Luck sided with Hef. In a famous coup, having read that the rights to some nude colour photographs of Marilyn Monroe—then already a movie star—were owned by a calendar company in Chicago, he convinced the owner to sell him the images. He ran the photos, which show Marilyn writhing on red velvet, in the first issue, December 1953. It sold 54,000 copies. In that issue, Hef defined Playboy, sincerely, with what now reads like a send-up of a Rat Pack mission statement: “We like our apartment. We enjoy mixing up cocktails and an hors d’oeuvre or two, putting a little mood music on the phonograph and inviting in a female acquaintance for a quiet discussion on Picasso, Nietzsche, jazz, sex…”
Playboy emerged in the right place at the right time. In America, conspicuous consumption and personal fulfilment were replacing older, more ascetic ideals and by 1959 the magazine was selling a million copies an issue. In the early 1970s it sold around 7 million copies each month. By that time, Playboy had become a global brand under attack on several different fronts. It has been variously described as misogynist, feminist, kitschy, and irrelevant. Above all, however, it is a magazine that presents The Good Life, including sex, as a man’s natural territory.
To read through Playboy today is to go back in time. Many of the magazine’s trademark features first appeared in the 1960s and have changed less than you might imagine. There are pages of photographs of Hef and his friends partying. The Playboy Advisor, a column first started in 1960, steers readers on how to dress, date, and consume. The Playboy Forum, begun in 1963 to raise issues of importance to the magazine, these days publishes short provocative essays and confessional pieces. The legendary Playboy interview, which in the old days gave thousands of words to heads of state and literary figures—Gabriel García Márquez, Jean-Paul Sartre, Jimmy Carter, Camille Paglia—is also intact (although shorter). New York Times columnist and Princeton professor Paul Krugman did one in the April issue.

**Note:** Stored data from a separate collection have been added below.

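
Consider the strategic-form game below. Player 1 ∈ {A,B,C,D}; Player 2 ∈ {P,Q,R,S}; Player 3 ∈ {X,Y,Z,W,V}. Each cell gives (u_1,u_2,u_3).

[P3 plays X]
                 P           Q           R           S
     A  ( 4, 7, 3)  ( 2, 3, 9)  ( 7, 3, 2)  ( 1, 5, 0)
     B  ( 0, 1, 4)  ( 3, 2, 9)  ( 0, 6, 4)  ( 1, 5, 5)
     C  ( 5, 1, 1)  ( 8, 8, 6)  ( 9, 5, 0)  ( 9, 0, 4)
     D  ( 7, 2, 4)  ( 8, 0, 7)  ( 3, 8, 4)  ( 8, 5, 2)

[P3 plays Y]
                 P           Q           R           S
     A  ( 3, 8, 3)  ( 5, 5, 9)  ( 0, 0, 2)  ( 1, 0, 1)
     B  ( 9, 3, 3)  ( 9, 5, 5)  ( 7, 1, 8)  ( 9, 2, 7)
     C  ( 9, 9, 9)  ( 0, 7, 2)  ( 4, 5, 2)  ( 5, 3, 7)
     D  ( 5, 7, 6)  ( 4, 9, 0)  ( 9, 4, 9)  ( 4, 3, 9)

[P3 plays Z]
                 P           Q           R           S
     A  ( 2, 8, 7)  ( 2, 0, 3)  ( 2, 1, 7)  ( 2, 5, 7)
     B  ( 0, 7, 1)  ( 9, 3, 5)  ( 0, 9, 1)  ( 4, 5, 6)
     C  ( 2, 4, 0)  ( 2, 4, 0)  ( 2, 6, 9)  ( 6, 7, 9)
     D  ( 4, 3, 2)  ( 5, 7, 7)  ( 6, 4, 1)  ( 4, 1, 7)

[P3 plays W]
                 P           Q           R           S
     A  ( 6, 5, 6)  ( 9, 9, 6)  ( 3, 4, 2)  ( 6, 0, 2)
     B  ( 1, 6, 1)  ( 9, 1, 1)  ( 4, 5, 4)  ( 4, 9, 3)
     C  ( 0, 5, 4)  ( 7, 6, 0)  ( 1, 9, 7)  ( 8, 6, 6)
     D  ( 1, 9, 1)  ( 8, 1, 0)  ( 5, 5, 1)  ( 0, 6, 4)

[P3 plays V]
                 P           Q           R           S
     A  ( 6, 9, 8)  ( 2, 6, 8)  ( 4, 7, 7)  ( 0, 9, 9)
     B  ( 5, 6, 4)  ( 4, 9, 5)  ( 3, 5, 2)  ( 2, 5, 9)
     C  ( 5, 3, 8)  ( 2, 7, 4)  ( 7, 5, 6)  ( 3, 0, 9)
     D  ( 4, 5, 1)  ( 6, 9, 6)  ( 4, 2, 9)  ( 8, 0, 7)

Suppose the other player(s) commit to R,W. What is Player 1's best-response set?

argmax u_1 = {D}

u_1(A vs R,W) = 3
u_1(B vs R,W) = 4
u_1(C vs R,W) = 1
u_1(D vs R,W) = 5
max payoff 5 at {D}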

Two of the hoariest features are the Party Jokes page, a page of witticisms and gags that seems to have been dredged up from before the sexual revolution, and the full-page cartoons. Here is a typical one: a woman is reclining on an analyst’s couch holding a vibrator. “Do you mind, it helps open me up,” she asks as the Freudian figure looks on. Asked about these pages, editors told me that readers liked them.